Leanne, my teaching partner, has been showing me up left, right, and centre when it comes to technology and sharing it. Her class blog blows my mind and if every parent in that classroom isn’t checking it weekly (at a bare minimum), then it’s a huge shame. Leanne sends the classroom home and invites parents to be part of every special event that happens in the classroom, big or small. It could be a montage of photos from a huge day-long event like Sports Day or the students showing off a cool, easy, and fun app or program to record a Father’s Day song for their dads. She knows a bazillion educational and non-educational apps for the iPad/iPod. She rocks YouTube by finding JUST the right video clip to spice up a boring old grammar lesson about verbs and has magical ActivInspire pages that the kids are entranced by. I’m constantly peeking into her room to see what websites she has up on her Interactive Whiteboard and what new technology she’s testing out with her kids. She doesn’t stop and have an ICT lesson; she is the ultimate model of ICT embedded into daily classroom life.
So, when she suggested we sign up for the iPad workshop with Tony Richards I figured it was time. I had to up my game by at least getting in it. What a fun day!! Again, for people who know me, you’ll be impressed and astounded by the fact that I actually DID the tasks we were assigned to do throughout the day rather than just watching others and waiting until I got home in my pjs to try it out. I made a “book” that afternoon, and two nights later at a dinner/workshop, I made my first LEGO Movie.
Leanne told me about StoryKit and after showing the students, had them harrassing me for the next two weeks to “read to the iPod” anytime they have a spare moment. Kids begging to go read aloud without an adult forcing them and watching over their shoulders? Even then ones that don’t like to read? WICKED. AND it’s recorded with a photo of the writing on the page so I can go back and listen to/watch it later? What could be better?
Yesterday, Petra asked me if I could help her sort out a problem with Puppet Pals. I`d never tried the app, but rather than say so, I rushed after school to play with it before she came over to the classroom. We sorted out the issue and called Leanne in to play with us. We threw this ridiculous creation together. If we can do that, imagine what kids will do with it? Petra’s having her student retell fairy tale stories in German using their own sets and characters – how perfect!
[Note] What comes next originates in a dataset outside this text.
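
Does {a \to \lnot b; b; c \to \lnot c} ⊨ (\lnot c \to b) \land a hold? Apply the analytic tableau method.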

I’ve continued to explore and discover other great apps that promote learning. Many of them aren’t special at ALL, but the novelty of holding an electronic device with rockets suddenly makes practising basic addition facts thrilling – who am I to argue? I’ve even written down on the “2013 to-do list” to buy myself an iPad for the classroom and USE it. Plus accessories.
Thank you, Leanne, for teaching me, sharing with me, and inspiring me to use technology in authentic and valuable ways in the classroom not just as a babysitter or time killer.